Les dualismes fonctionnels des cours suprêmes, note sous CEDH 9 novembre 2006, Sacilor-Lormines c/ France

L’arrêt qui vient d’être rendu par la Cour, à l’étroite majorité de 4 voix contre 3, s’inscrit dans la continuité des débats initiés à la suite des arrêts Procola et Kleyn, sur les questions que pose la « dualité fonctionnelle » de celle des hautes juridictions administratives qui disposent en outre d’attributions consultatives ou décisionnelles, en règle général au profit d’autorités gouvernementales.

 

Là ne s’arrête cependant pas son intérêt puisqu’après avoir statué sur cette question, il examine également celle de l’impartialité objective personnelle de l’un des membres du Conseil d’Etat ayant été conduit à siéger dans une affaire.

 

L’objet de cette note n’est pas de reprendre ici l’analyse de l’ensemble des questions et des principes généraux applicables, celle-ci ayant été excellemment faite par ailleurs (v. not.

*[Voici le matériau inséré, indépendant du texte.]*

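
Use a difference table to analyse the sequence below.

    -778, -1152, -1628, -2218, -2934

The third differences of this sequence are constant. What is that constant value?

-12

First differences: -374, -476, -590, -716
Second differences: -102, -114, -126
Third differences: -12, -12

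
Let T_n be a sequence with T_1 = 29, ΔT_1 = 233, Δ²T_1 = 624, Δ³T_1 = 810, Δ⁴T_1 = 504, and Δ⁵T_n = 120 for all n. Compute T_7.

Build the table forward from the leading diagonal:
Fifth differences: 120, 120, 120, 120, 120, 120, 120
Fourth differences: 504, 624, 744, 864, 984, 1104, 1224
Third differences: 810, 1314, 1938, 2682, 3546, 4530, 5634
Second differences: 624, 1434, 2748, 4686, 7368, 10914, 15444
First differences: 233, 857, 2291, 5039, 9725, 17093, 28007
T: 29, 262, 1119, 3410, 8449, 18174, 35267

35267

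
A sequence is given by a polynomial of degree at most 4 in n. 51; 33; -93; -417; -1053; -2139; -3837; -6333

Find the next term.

-9837

First differences: -18, -126, -324, -636, -1086, -1698, -2496
Second differences: -108, -198, -312, -450, -612, -798
Third differences: -90, -114, -138, -162, -186
Fourth differences: -24, -24, -24, -24
Constant fourth difference = -24, so extend:
-186 − 24 = -210;  -798 − 210 = -1008;  -2496 − 1008 = -3504;  -6333 − 3504 = -9837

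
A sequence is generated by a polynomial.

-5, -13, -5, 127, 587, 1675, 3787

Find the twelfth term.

-8, 8, 132, 460, 1088, 2112
16, 124, 328, 628, 1024
108, 204, 300, 396
96, 96, 96
The fourth differences are constant (96).
396 + 96 = 492;  1024 + 492 = 1516;  2112 + 1516 = 3628;  3787 + 3628 = 7415
492 + 96 = 588;  1516 + 588 = 2104;  3628 + 2104 = 5732;  7415 + 5732 = 13147
588 + 96 = 684;  2104 + 684 = 2788;  5732 + 2788 = 8520;  13147 + 8520 = 21667
684 + 96 = 780;  2788 + 780 = 3568;  8520 + 3568 = 12088;  21667 + 12088 = 33755
780 + 96 = 876;  3568 + 876 = 4444;  12088 + 4444 = 16532;  33755 + 16532 = 50287

50287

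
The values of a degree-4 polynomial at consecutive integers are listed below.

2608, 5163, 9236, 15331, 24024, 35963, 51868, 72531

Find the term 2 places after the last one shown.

131659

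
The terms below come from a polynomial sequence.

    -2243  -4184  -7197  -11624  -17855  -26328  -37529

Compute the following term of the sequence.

D1: -1941, -3013, -4427, -6231, -8473, -11201
D2: -1072, -1414, -1804, -2242, -2728
D3: -342, -390, -438, -486
D4: -48, -48, -48
Constant fourth difference = -48, so extend:
-486 − 48 = -534;  -2728 − 534 = -3262;  -11201 − 3262 = -14463;  -37529 − 14463 = -51992

-51992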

J.-L. Autin et F. Sudre, note sous CEDH Procola, RFDA 1996, p. 777 ; P. Fombeur, J.cl. Justice administrative, fasc. 70-11, jugement –abstention récusation, L. Milano Le droit à un Tribunal au sens de la CEDH, Thèse Montpellier, 2004, p. 490 et s.). Il s’agit en revanche d’essayer de replacer les solutions acquises dans le contexte du contentieux administratif français.